Orang Farisi dalam Injil hari ini sangat memperhatikan yang di luar. Mereka mempersoalkan murid-murid Yesus yang makan tanpa membasuh tangan menurut adat. Bukan soal kuman yang mereka risaukan, melainkan aturan warisan nenek moyang: mencuci tangan, mencuci cawan, mencuci kendi. Semuanya perkara permukaan.
Yesus menjawab dengan mengutip Yesaya: bangsa ini memuliakan Aku dengan bibirnya, padahal hatinya jauh dari pada-Ku. Ini teguran yang menusuk. Mungkin saja mulut sibuk berdoa sementara hati sedang menghitung dendam. Mungkin saja tangan rajin dibasuh sementara batin dibiarkan berlumut.

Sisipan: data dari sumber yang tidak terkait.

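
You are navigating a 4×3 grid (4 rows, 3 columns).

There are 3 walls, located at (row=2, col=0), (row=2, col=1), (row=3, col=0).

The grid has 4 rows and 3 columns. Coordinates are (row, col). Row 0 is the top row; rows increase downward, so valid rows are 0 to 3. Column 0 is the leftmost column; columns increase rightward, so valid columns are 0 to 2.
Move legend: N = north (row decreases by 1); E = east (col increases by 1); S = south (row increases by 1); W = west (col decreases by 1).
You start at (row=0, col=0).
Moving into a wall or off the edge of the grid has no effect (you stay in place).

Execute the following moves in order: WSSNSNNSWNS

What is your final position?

Start: (row=0, col=0)
  W (west): blocked, stay at (row=0, col=0)
  S (south): (row=0, col=0) -> (row=1, col=0)
  S (south): blocked, stay at (row=1, col=0)
  N (north): (row=1, col=0) -> (row=0, col=0)
  S (south): (row=0, col=0) -> (row=1, col=0)
  N (north): (row=1, col=0) -> (row=0, col=0)
  N (north): blocked, stay at (row=0, col=0)
  S (south): (row=0, col=0) -> (row=1, col=0)
  W (west): blocked, stay at (row=1, col=0)
  N (north): (row=1, col=0) -> (row=0, col=0)
  S (south): (row=0, col=0) -> (row=1, col=0)
Final: (row=1, col=0)

Answer: Final position: (row=1, col=0)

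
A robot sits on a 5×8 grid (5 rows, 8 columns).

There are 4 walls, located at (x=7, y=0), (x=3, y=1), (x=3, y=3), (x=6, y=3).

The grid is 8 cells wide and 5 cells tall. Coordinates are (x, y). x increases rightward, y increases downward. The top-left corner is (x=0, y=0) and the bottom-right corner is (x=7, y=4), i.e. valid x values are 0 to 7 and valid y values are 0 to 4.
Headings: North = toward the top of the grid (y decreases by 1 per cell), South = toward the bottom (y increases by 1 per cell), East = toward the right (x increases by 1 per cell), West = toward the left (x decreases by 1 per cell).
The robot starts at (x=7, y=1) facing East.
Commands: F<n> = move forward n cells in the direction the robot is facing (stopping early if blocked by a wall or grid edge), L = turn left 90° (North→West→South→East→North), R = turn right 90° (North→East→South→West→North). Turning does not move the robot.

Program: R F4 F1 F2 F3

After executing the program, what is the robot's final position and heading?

Start: (x=7, y=1), facing East
  R: turn right, now facing South
  F4: move forward 3/4 (blocked), now at (x=7, y=4)
  F1: move forward 0/1 (blocked), now at (x=7, y=4)
  F2: move forward 0/2 (blocked), now at (x=7, y=4)
  F3: move forward 0/3 (blocked), now at (x=7, y=4)
Final: (x=7, y=4), facing South

Answer: Final position: (x=7, y=4), facing South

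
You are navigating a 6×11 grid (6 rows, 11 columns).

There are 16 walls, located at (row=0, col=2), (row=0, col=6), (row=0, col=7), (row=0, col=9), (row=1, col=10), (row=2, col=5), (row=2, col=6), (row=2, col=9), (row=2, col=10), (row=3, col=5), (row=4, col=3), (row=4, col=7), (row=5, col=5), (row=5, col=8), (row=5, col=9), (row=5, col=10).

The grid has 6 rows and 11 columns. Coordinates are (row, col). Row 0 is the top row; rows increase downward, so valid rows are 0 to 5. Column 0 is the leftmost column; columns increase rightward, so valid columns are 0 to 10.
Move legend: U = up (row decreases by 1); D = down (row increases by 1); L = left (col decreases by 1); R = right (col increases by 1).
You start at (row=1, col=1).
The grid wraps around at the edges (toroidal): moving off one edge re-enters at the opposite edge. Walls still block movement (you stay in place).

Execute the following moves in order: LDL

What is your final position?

Answer: Final position: (row=2, col=0)

Derivation:
Start: (row=1, col=1)
  L (left): (row=1, col=1) -> (row=1, col=0)
  D (down): (row=1, col=0) -> (row=2, col=0)
  L (left): blocked, stay at (row=2, col=0)
Final: (row=2, col=0)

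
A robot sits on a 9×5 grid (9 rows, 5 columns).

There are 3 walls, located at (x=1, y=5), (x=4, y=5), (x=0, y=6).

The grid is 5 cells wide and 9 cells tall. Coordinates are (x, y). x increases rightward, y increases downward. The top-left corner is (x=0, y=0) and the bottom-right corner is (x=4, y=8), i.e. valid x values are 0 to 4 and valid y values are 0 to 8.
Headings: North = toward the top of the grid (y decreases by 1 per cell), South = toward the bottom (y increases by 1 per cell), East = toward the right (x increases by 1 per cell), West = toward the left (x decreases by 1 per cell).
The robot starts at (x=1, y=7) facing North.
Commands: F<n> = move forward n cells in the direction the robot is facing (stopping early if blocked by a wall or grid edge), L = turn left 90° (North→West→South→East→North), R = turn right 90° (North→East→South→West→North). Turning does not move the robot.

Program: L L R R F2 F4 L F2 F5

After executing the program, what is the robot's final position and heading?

Answer: Final position: (x=1, y=6), facing West

Derivation:
Start: (x=1, y=7), facing North
  L: turn left, now facing West
  L: turn left, now facing South
  R: turn right, now facing West
  R: turn right, now facing North
  F2: move forward 1/2 (blocked), now at (x=1, y=6)
  F4: move forward 0/4 (blocked), now at (x=1, y=6)
  L: turn left, now facing West
  F2: move forward 0/2 (blocked), now at (x=1, y=6)
  F5: move forward 0/5 (blocked), now at (x=1, y=6)
Final: (x=1, y=6), facing West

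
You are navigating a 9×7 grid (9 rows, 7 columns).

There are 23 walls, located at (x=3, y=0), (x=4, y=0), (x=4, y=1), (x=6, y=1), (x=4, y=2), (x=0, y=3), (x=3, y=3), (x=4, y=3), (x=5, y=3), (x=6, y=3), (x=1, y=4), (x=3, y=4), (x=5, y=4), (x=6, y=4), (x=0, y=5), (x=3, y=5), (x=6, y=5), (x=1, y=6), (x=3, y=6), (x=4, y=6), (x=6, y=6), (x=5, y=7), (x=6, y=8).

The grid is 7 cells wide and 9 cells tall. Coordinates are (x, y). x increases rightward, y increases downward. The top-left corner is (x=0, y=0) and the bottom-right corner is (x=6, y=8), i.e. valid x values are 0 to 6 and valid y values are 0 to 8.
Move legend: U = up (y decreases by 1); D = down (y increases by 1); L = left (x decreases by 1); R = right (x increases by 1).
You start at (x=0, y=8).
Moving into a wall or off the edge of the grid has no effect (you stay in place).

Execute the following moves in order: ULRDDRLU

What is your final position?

Start: (x=0, y=8)
  U (up): (x=0, y=8) -> (x=0, y=7)
  L (left): blocked, stay at (x=0, y=7)
  R (right): (x=0, y=7) -> (x=1, y=7)
  D (down): (x=1, y=7) -> (x=1, y=8)
  D (down): blocked, stay at (x=1, y=8)
  R (right): (x=1, y=8) -> (x=2, y=8)
  L (left): (x=2, y=8) -> (x=1, y=8)
  U (up): (x=1, y=8) -> (x=1, y=7)
Final: (x=1, y=7)

Answer: Final position: (x=1, y=7)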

Hari-hari ini bacaan pertama mengisahkan Bait megah yang didirikan Salomo. Tetapi Salomo sendiri mengaku Allah tidak termuat oleh bangunan. Rupanya Allah selalu lebih peduli pada isi daripada wadah, pada hati daripada gedung.
Bahaya kita bukan menjadi orang jahat yang terang-terangan, melainkan menjadi cangkir yang mengkilap: rapi di luar, tak terurus di dalam.
Hari ini, beranikah kita memeriksa bukan penampilan ibadah kita, melainkan isi hati yang menyertainya?
Tuhan, jangan biarkan aku puas dengan yang tampak bersih. Basuhlah bagian dalam diriku, tempat yang tak terlihat orang. Amin.